Lyrically, it’s far from the best Swift has offered, but what it lacks in bon mots, it makes up for with infectious pop hooks. Besides, lyrics are less important for this type of track, whose Sesame Street-like qualities are reminiscent of the bizarre interpolation of “I’m Too Sexy” on “Look What You Made Me Do”. It's more of a conversation starter than anything else: come for the simple, escapist pop she loved as a teenager; stick around to find clues about her seventh album. The 29-year-old is goofy in person, despite her graceful appearance, and she’s not afraid to be silly.
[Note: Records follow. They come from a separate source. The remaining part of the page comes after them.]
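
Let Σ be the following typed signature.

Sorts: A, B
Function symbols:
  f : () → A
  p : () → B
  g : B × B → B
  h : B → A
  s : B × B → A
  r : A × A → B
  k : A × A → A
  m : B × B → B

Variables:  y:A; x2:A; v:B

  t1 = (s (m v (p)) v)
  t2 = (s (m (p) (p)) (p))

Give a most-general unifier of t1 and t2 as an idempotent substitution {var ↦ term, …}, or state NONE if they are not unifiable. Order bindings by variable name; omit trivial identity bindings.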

“When I hear 'I Write Sins Not Tragedies' by Panic! At The Disco, I’m transported back to being 16 and driving down the streets of Hendersonville, Tennessee, with my best friend Abigail, euphorically screaming the lyrics,” she wrote in Elle magazine. Her new sound appears to signal a time – at least one she intends on practising – of positivity and acceptance. The world is a dark enough place, she seems to say, without another album despairing at the state of it. She’d rather let the light in, instead.